Анатолий Александрович Страхов

"Прятки на сутки" и комиссия по делам несовершеннолетних. Интернет-зависимость подростков и бессилие взрослых перед ней. Суицидные селфи и самоубийства перед ЕГЭ. Компьютерные игры в теракт и настоящие бомбы. Обычные школьники становятся террористами, а школа – объектом совершения теракта.

Любе Страховой

Я хочу упомянуть об одном очень тяжёлом факте моей биографии. Мне как-то очень долго – лет 6 – пришлось пробыть среди власовцев, не среди жертв – хотя, в общем-то, жертв было больше, – а, так сказать, среди волков. Это были очень страшные и закалённые в ненависти люди. Целеустремлённые и непримиримые. Так вот, добрая половина из них в доверительных разговорах со мной, когда я спрашивал их о том, что же они думали, когда шли с Гитлером или участвовали в том-то и том-то, рассказывали мне о чём-то совершенно подобном – о таких же судах и следствиях. И абсолютно не обязательно, что это были суды уголовные, с тяжёлыми санкциями, – нет, это могло быть простое школьное собрание, собрание актива и общественности, колхозное собрание, милицейский протокол и многое-многое другое. Важно было одно, и это они подчёркивали всегда, – первая трещина в сознании появлялась не от вражеского удара, а от пощёчины, от плевка, от отсутствия государственной совести.
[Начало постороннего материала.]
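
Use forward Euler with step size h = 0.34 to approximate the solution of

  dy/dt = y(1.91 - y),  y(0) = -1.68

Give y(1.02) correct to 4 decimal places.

Euler: y_{n+1} = y_n + h·f(t_n, y_n).
t=0.000000, y=-1.680000: f=-6.031200 → y ← -1.680000 + 0.34·(-6.031200) = -3.730608
t=0.340000, y=-3.730608: f=-21.042897 → y ← -3.730608 + 0.34·(-21.042897) = -10.885193
t=0.680000, y=-10.885193: f=-139.278147 → y ← -10.885193 + 0.34·(-139.278147) = -58.239763
y(1.02) ≈ -58.2398

-58.2398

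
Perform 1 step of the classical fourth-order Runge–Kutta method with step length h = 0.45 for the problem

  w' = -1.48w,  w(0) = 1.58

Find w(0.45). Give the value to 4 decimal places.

RK4: k1 = f(s_n, w_n); k2 = f(s_n + h/2, w_n + (h/2)·k1); k3 = f(s_n + h/2, w_n + (h/2)·k2); k4 = f(s_n + h, w_n + h·k3); w_{n+1} = w_n + (h/6)·(k1 + 2k2 + 2k3 + k4).
s=0.000000, w=1.580000:
  k1 = f(0.000000, 1.580000) = -2.338400
  k2 = f(0.225000, 1.053860) = -1.559713
  k3 = f(0.225000, 1.229065) = -1.819016
  k4 = f(0.450000, 0.761443) = -1.126936
  w ← 1.580000 + (0.45/6)·(k1 + 2k2 + 2k3 + k4) = 0.813291
w(0.45) ≈ 0.8133

0.8133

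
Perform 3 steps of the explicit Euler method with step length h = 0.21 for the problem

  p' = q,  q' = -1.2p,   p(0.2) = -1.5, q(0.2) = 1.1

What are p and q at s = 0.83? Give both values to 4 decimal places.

-0.5811, 2.0394

Euler on (p,q): p_{n+1} = p_n + h·p', q_{n+1} = q_n + h·q'.
0.200000: (-1.500000, 1.100000); f=(1.100000, 1.800000) → (-1.269000, 1.478000)
0.410000: (-1.269000, 1.478000); f=(1.478000, 1.522800) → (-0.958620, 1.797788)
0.620000: (-0.958620, 1.797788); f=(1.797788, 1.150344) → (-0.581085, 2.039360)
(p(0.83), q(0.83)) ≈ (-0.5811, 2.0394)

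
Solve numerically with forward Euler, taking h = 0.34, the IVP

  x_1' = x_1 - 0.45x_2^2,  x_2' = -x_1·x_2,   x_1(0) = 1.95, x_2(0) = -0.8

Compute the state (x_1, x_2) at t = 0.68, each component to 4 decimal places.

3.3591, -0.0391

Euler on (x_1,x_2): x_1_{n+1} = x_1_n + h·x_1', x_2_{n+1} = x_2_n + h·x_2'.
0.000000: (1.950000, -0.800000); f=(1.662000, 1.560000) → (2.515080, -0.269600)
0.340000: (2.515080, -0.269600); f=(2.482372, 0.678066) → (3.359087, -0.039058)
(x_1(0.68), x_2(0.68)) ≈ (3.3591, -0.0391)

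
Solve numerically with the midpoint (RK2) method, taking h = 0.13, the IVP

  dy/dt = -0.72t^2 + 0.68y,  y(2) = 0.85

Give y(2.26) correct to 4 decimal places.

Midpoint: k1 = f(t_n, y_n); k2 = f(t_n + h/2, y_n + (h/2)·k1); y_{n+1} = y_n + h·k2.
t=2.000000, y=0.850000:
  k1 = f(2.000000, 0.850000) = -2.302000
  k2 = f(2.065000, 0.700370) = -2.593990
  y ← 0.850000 + 0.13·(-2.593990) = 0.512781
t=2.130000, y=0.512781:
  k1 = f(2.130000, 0.512781) = -2.917877
  k2 = f(2.195000, 0.323119) = -3.249257
  y ← 0.512781 + 0.13·(-3.249257) = 0.090378
y(2.26) ≈ 0.0904

0.0904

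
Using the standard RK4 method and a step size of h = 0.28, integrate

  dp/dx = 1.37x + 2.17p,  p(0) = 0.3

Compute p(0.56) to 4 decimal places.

RK4: k1 = f(x_n, p_n); k2 = f(x_n + h/2, p_n + (h/2)·k1); k3 = f(x_n + h/2, p_n + (h/2)·k2); k4 = f(x_n + h, p_n + h·k3); p_{n+1} = p_n + (h/6)·(k1 + 2k2 + 2k3 + k4).
x=0.000000, p=0.300000:
  k1 = f(0.000000, 0.300000) = 0.651000
  k2 = f(0.140000, 0.391140) = 1.040574
  k3 = f(0.140000, 0.445680) = 1.158926
  k4 = f(0.280000, 0.624499) = 1.738764
  p ← 0.300000 + (0.28/6)·(k1 + 2k2 + 2k3 + k4) = 0.616809
x=0.280000, p=0.616809:
  k1 = f(0.280000, 0.616809) = 1.722075
  k2 = f(0.420000, 0.857900) = 2.437042
  k3 = f(0.420000, 0.957995) = 2.654249
  k4 = f(0.560000, 1.359999) = 3.718397
  p ← 0.616809 + (0.28/6)·(k1 + 2k2 + 2k3 + k4) = 1.345885
p(0.56) ≈ 1.3459

1.3459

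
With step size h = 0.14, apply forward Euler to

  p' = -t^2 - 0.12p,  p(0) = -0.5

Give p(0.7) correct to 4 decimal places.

-0.5408

Euler: p_{n+1} = p_n + h·f(t_n, p_n).
t=0.000000, p=-0.500000: f=0.060000 → p ← -0.500000 + 0.14·0.060000 = -0.491600
t=0.140000, p=-0.491600: f=0.039392 → p ← -0.491600 + 0.14·0.039392 = -0.486085
t=0.280000, p=-0.486085: f=-0.020070 → p ← -0.486085 + 0.14·(-0.020070) = -0.488895
t=0.420000, p=-0.488895: f=-0.117733 → p ← -0.488895 + 0.14·(-0.117733) = -0.505377
t=0.560000, p=-0.505377: f=-0.252955 → p ← -0.505377 + 0.14·(-0.252955) = -0.540791
p(0.7) ≈ -0.5408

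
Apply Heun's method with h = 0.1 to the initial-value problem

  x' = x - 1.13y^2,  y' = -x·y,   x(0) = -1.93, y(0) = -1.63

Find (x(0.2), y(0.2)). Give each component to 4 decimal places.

-3.3914, -2.6850

Heun on (x,y): k1 = f(s_n, state_n); k2 = f(s_n + h, state_n + h·k1); state_{n+1} = state_n + (h/2)·(k1 + k2).
0.000000: (-1.930000, -1.630000)
  k1 = (-4.932297, -3.145900)
  predictor → (-2.423230, -1.944590)
  k2 = (-6.696246, -4.712188)
  → (-2.511427, -2.022904)
0.100000: (-2.511427, -2.022904)
  k1 = (-7.135548, -5.080377)
  predictor → (-3.224982, -2.530942)
  k2 = (-10.463387, -8.162243)
  → (-3.391374, -2.685035)
(x(0.2), y(0.2)) ≈ (-3.3914, -2.6850)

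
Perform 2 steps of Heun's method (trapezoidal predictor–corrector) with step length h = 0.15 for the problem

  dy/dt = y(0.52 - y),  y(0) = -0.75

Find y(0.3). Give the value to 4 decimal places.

Heun: k1 = f(t_n, y_n); k2 = f(t_n + h, y_n + h·k1); y_{n+1} = y_n + (h/2)·(k1 + k2).
t=0.000000, y=-0.750000:
  k1 = f(0.000000, -0.750000) = -0.952500
  k2 = f(0.150000, -0.892875) = -1.261521
  y ← -0.750000 + (0.15/2)·(-0.952500 + (-1.261521)) = -0.916052
t=0.150000, y=-0.916052:
  k1 = f(0.150000, -0.916052) = -1.315497
  k2 = f(0.300000, -1.113376) = -1.818562
  y ← -0.916052 + (0.15/2)·(-1.315497 + (-1.818562)) = -1.151106
y(0.3) ≈ -1.1511

-1.1511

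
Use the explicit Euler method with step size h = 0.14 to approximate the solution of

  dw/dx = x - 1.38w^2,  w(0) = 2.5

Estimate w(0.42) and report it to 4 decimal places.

Euler: w_{n+1} = w_n + h·f(x_n, w_n).
x=0.000000, w=2.500000: f=-8.625000 → w ← 2.500000 + 0.14·(-8.625000) = 1.292500
x=0.140000, w=1.292500: f=-2.165368 → w ← 1.292500 + 0.14·(-2.165368) = 0.989349
x=0.280000, w=0.989349: f=-1.070759 → w ← 0.989349 + 0.14·(-1.070759) = 0.839442
w(0.42) ≈ 0.8394

0.8394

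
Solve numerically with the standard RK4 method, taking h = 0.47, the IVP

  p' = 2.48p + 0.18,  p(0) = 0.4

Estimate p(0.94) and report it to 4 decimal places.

RK4: k1 = f(x_n, p_n); k2 = f(x_n + h/2, p_n + (h/2)·k1); k3 = f(x_n + h/2, p_n + (h/2)·k2); k4 = f(x_n + h, p_n + h·k3); p_{n+1} = p_n + (h/6)·(k1 + 2k2 + 2k3 + k4).
x=0.000000, p=0.400000:
  k1 = f(0.000000, 0.400000) = 1.172000
  k2 = f(0.235000, 0.675420) = 1.855042
  k3 = f(0.235000, 0.835935) = 2.253118
  k4 = f(0.470000, 1.458966) = 3.798235
  p ← 0.400000 + (0.47/6)·(k1 + 2k2 + 2k3 + k4) = 1.432947
x=0.470000, p=1.432947:
  k1 = f(0.470000, 1.432947) = 3.733708
  k2 = f(0.705000, 2.310368) = 5.909713
  k3 = f(0.705000, 2.821729) = 7.177889
  k4 = f(0.940000, 4.806554) = 12.100255
  p ← 1.432947 + (0.47/6)·(k1 + 2k2 + 2k3 + k4) = 4.723665
p(0.94) ≈ 4.7237

4.7237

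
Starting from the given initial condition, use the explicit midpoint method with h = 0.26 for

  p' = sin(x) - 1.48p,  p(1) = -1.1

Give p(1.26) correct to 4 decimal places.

-0.5651

Midpoint: k1 = f(x_n, p_n); k2 = f(x_n + h/2, p_n + (h/2)·k1); p_{n+1} = p_n + h·k2.
x=1.000000, p=-1.100000:
  k1 = f(1.000000, -1.100000) = 2.469471
  k2 = f(1.130000, -0.778969) = 2.057286
  p ← -1.100000 + 0.26·2.057286 = -0.565106
p(1.26) ≈ -0.5651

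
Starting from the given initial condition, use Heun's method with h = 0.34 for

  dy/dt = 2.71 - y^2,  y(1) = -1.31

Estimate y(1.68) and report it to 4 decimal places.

-0.0442

Heun: k1 = f(t_n, y_n); k2 = f(t_n + h, y_n + h·k1); y_{n+1} = y_n + (h/2)·(k1 + k2).
t=1.000000, y=-1.310000:
  k1 = f(1.000000, -1.310000) = 0.993900
  k2 = f(1.340000, -0.972074) = 1.765072
  y ← -1.310000 + (0.34/2)·(0.993900 + 1.765072) = -0.840975
t=1.340000, y=-0.840975:
  k1 = f(1.340000, -0.840975) = 2.002761
  k2 = f(1.680000, -0.160036) = 2.684389
  y ← -0.840975 + (0.34/2)·(2.002761 + 2.684389) = -0.044159
y(1.68) ≈ -0.0442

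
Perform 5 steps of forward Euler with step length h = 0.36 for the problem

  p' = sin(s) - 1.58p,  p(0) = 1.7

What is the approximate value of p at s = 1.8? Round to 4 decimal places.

0.5735

Euler: p_{n+1} = p_n + h·f(s_n, p_n).
s=0.000000, p=1.700000: f=-2.686000 → p ← 1.700000 + 0.36·(-2.686000) = 0.733040
s=0.360000, p=0.733040: f=-0.805929 → p ← 0.733040 + 0.36·(-0.805929) = 0.442906
s=0.720000, p=0.442906: f=-0.040406 → p ← 0.442906 + 0.36·(-0.040406) = 0.428359
s=1.080000, p=0.428359: f=0.205150 → p ← 0.428359 + 0.36·0.205150 = 0.502213
s=1.440000, p=0.502213: f=0.197961 → p ← 0.502213 + 0.36·0.197961 = 0.573479
p(1.8) ≈ 0.5735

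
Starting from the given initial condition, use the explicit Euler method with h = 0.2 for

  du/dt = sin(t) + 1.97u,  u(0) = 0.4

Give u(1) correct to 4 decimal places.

2.6655

Euler: u_{n+1} = u_n + h·f(t_n, u_n).
t=0.000000, u=0.400000: f=0.788000 → u ← 0.400000 + 0.2·0.788000 = 0.557600
t=0.200000, u=0.557600: f=1.297141 → u ← 0.557600 + 0.2·1.297141 = 0.817028
t=0.400000, u=0.817028: f=1.998964 → u ← 0.817028 + 0.2·1.998964 = 1.216821
t=0.600000, u=1.216821: f=2.961780 → u ← 1.216821 + 0.2·2.961780 = 1.809177
t=0.800000, u=1.809177: f=4.281435 → u ← 1.809177 + 0.2·4.281435 = 2.665464
u(1) ≈ 2.6655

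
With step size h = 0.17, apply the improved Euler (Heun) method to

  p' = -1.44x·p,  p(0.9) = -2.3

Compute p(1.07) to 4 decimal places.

-1.8118

Heun: k1 = f(x_n, p_n); k2 = f(x_n + h, p_n + h·k1); p_{n+1} = p_n + (h/2)·(k1 + k2).
x=0.900000, p=-2.300000:
  k1 = f(0.900000, -2.300000) = 2.980800
  k2 = f(1.070000, -1.793264) = 2.763061
  p ← -2.300000 + (0.17/2)·(2.980800 + 2.763061) = -1.811772
p(1.07) ≈ -1.8118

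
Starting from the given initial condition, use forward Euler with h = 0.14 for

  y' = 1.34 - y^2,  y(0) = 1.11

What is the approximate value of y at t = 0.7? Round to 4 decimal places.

1.1507

Euler: y_{n+1} = y_n + h·f(t_n, y_n).
t=0.000000, y=1.110000: f=0.107900 → y ← 1.110000 + 0.14·0.107900 = 1.125106
t=0.140000, y=1.125106: f=0.074136 → y ← 1.125106 + 0.14·0.074136 = 1.135485
t=0.280000, y=1.135485: f=0.050674 → y ← 1.135485 + 0.14·0.050674 = 1.142579
t=0.420000, y=1.142579: f=0.034512 → y ← 1.142579 + 0.14·0.034512 = 1.147411
t=0.560000, y=1.147411: f=0.023448 → y ← 1.147411 + 0.14·0.023448 = 1.150694
y(0.7) ≈ 1.1507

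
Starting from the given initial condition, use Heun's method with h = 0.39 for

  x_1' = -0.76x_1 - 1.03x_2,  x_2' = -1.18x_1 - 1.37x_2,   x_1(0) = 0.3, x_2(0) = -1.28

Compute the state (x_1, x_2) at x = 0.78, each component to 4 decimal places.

0.6938, -0.8340

Heun on (x_1,x_2): k1 = f(x_n, state_n); k2 = f(x_n + h, state_n + h·k1); state_{n+1} = state_n + (h/2)·(k1 + k2).
0.000000: (0.300000, -1.280000)
  k1 = (1.090400, 1.399600)
  predictor → (0.725256, -0.734156)
  k2 = (0.204986, 0.149992)
  → (0.552600, -0.977830)
0.390000: (0.552600, -0.977830)
  k1 = (0.587188, 0.687558)
  predictor → (0.781604, -0.709682)
  k2 = (0.136954, 0.049972)
  → (0.693808, -0.834011)
(x_1(0.78), x_2(0.78)) ≈ (0.6938, -0.8340)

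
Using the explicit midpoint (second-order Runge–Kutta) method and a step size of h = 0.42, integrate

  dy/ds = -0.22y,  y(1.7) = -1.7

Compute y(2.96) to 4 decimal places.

-1.2890

Midpoint: k1 = f(s_n, y_n); k2 = f(s_n + h/2, y_n + (h/2)·k1); y_{n+1} = y_n + h·k2.
s=1.700000, y=-1.700000:
  k1 = f(1.700000, -1.700000) = 0.374000
  k2 = f(1.910000, -1.621460) = 0.356721
  y ← -1.700000 + 0.42·0.356721 = -1.550177
s=2.120000, y=-1.550177:
  k1 = f(2.120000, -1.550177) = 0.341039
  k2 = f(2.330000, -1.478559) = 0.325283
  y ← -1.550177 + 0.42·0.325283 = -1.413558
s=2.540000, y=-1.413558:
  k1 = f(2.540000, -1.413558) = 0.310983
  k2 = f(2.750000, -1.348252) = 0.296615
  y ← -1.413558 + 0.42·0.296615 = -1.288980
y(2.96) ≈ -1.2890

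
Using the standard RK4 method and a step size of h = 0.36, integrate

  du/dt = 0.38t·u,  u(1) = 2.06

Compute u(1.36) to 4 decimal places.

RK4: k1 = f(t_n, u_n); k2 = f(t_n + h/2, u_n + (h/2)·k1); k3 = f(t_n + h/2, u_n + (h/2)·k2); k4 = f(t_n + h, u_n + h·k3); u_{n+1} = u_n + (h/6)·(k1 + 2k2 + 2k3 + k4).
t=1.000000, u=2.060000:
  k1 = f(1.000000, 2.060000) = 0.782800
  k2 = f(1.180000, 2.200904) = 0.986885
  k3 = f(1.180000, 2.237639) = 1.003357
  k4 = f(1.360000, 2.421209) = 1.251281
  u ← 2.060000 + (0.36/6)·(k1 + 2k2 + 2k3 + k4) = 2.420874
u(1.36) ≈ 2.4209

2.4209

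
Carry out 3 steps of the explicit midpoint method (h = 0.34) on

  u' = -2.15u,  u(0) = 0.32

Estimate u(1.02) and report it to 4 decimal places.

0.0493

Midpoint: k1 = f(s_n, u_n); k2 = f(s_n + h/2, u_n + (h/2)·k1); u_{n+1} = u_n + h·k2.
s=0.000000, u=0.320000:
  k1 = f(0.000000, 0.320000) = -0.688000
  k2 = f(0.170000, 0.203040) = -0.436536
  u ← 0.320000 + 0.34·(-0.436536) = 0.171578
s=0.340000, u=0.171578:
  k1 = f(0.340000, 0.171578) = -0.368892
  k2 = f(0.510000, 0.108866) = -0.234062
  u ← 0.171578 + 0.34·(-0.234062) = 0.091997
s=0.680000, u=0.091997:
  k1 = f(0.680000, 0.091997) = -0.197793
  k2 = f(0.850000, 0.058372) = -0.125500
  u ← 0.091997 + 0.34·(-0.125500) = 0.049327
u(1.02) ≈ 0.0493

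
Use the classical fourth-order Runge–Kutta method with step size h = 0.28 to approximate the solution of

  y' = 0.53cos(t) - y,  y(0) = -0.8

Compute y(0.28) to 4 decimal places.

-0.4770

RK4: k1 = f(t_n, y_n); k2 = f(t_n + h/2, y_n + (h/2)·k1); k3 = f(t_n + h/2, y_n + (h/2)·k2); k4 = f(t_n + h, y_n + h·k3); y_{n+1} = y_n + (h/6)·(k1 + 2k2 + 2k3 + k4).
t=0.000000, y=-0.800000:
  k1 = f(0.000000, -0.800000) = 1.330000
  k2 = f(0.140000, -0.613800) = 1.138614
  k3 = f(0.140000, -0.640594) = 1.165408
  k4 = f(0.280000, -0.473686) = 0.983045
  y ← -0.800000 + (0.28/6)·(k1 + 2k2 + 2k3 + k4) = -0.477016
y(0.28) ≈ -0.4770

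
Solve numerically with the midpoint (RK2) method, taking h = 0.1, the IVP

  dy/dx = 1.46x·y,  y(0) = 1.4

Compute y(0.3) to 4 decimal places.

Midpoint: k1 = f(x_n, y_n); k2 = f(x_n + h/2, y_n + (h/2)·k1); y_{n+1} = y_n + h·k2.
x=0.000000, y=1.400000:
  k1 = f(0.000000, 1.400000) = 0.000000
  k2 = f(0.050000, 1.400000) = 0.102200
  y ← 1.400000 + 0.1·0.102200 = 1.410220
x=0.100000, y=1.410220:
  k1 = f(0.100000, 1.410220) = 0.205892
  k2 = f(0.150000, 1.420515) = 0.311093
  y ← 1.410220 + 0.1·0.311093 = 1.441329
x=0.200000, y=1.441329:
  k1 = f(0.200000, 1.441329) = 0.420868
  k2 = f(0.250000, 1.462373) = 0.533766
  y ← 1.441329 + 0.1·0.533766 = 1.494706
y(0.3) ≈ 1.4947

1.4947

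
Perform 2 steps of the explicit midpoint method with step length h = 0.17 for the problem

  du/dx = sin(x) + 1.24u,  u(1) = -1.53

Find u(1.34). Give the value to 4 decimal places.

Midpoint: k1 = f(x_n, u_n); k2 = f(x_n + h/2, u_n + (h/2)·k1); u_{n+1} = u_n + h·k2.
x=1.000000, u=-1.530000:
  k1 = f(1.000000, -1.530000) = -1.055729
  k2 = f(1.085000, -1.619737) = -1.124170
  u ← -1.530000 + 0.17·(-1.124170) = -1.721109
x=1.170000, u=-1.721109:
  k1 = f(1.170000, -1.721109) = -1.213425
  k2 = f(1.255000, -1.824250) = -1.311521
  u ← -1.721109 + 0.17·(-1.311521) = -1.944067
u(1.34) ≈ -1.9441

-1.9441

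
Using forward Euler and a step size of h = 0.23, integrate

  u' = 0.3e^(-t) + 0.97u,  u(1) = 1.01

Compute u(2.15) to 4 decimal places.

Euler: u_{n+1} = u_n + h·f(t_n, u_n).
t=1.000000, u=1.010000: f=1.090064 → u ← 1.010000 + 0.23·1.090064 = 1.260715
t=1.230000, u=1.260715: f=1.310581 → u ← 1.260715 + 0.23·1.310581 = 1.562148
t=1.460000, u=1.562148: f=1.584955 → u ← 1.562148 + 0.23·1.584955 = 1.926688
t=1.690000, u=1.926688: f=1.924243 → u ← 1.926688 + 0.23·1.924243 = 2.369264
t=1.920000, u=2.369264: f=2.342168 → u ← 2.369264 + 0.23·2.342168 = 2.907962
u(2.15) ≈ 2.9080

2.9080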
Домбровский. Записки мелкого хулигана

Глава 1

Звонок с урока вдребезги разбил размеренную тишину школьных коридоров. И пока воздух сотрясала акустическая судорога, казалось, что и стены тоже трясутся, будто нечто живое под ударом электрического тока. А когда звонок смолк, настала тишина, беспокойная, тревожная. Тишина-ожидание.

И вот распахнулись двери классов, из них вылетели ученики, как семена из бешеных огурцов. Вырвались – и забегали, загомонили, завопили, да так громко, что лишь звонок на следующий, последний урок перекричал их.

Вяльцев, историк, на переменах чувствовал себя узником огромной цистерны, по которой лупили железными палками. Окружающий шум наполнял его голову и не давал покоя, хотелось забиться под учительский стол, пусть это и не спасло бы от мучивших его звуков. Из учителя он готов был превратиться в карикатуру на учителя, если бы это хоть как-то помогло. Физичка Репова говаривала: «А что такое белый шум? А это школьная перемена». Вяльцев не знал, что такое белый шум, но изображал на лице ту поддерживавшую разговор улыбку, после которой проницательный человек и сам понимал, что не интересен своему собеседнику, а Репова на такое просто не обращала внимание. Она была некрасива, но молода, ещё молода, и Вяльцев, находившийся в том возрасте, когда мужчина делит женщин не на красивых и некрасивых, а на молодых и немолодых, одинокий Вяльцев питал к ней сентиментально-анемичные чувства, которые никак не могли распуститься, расцвести наконец.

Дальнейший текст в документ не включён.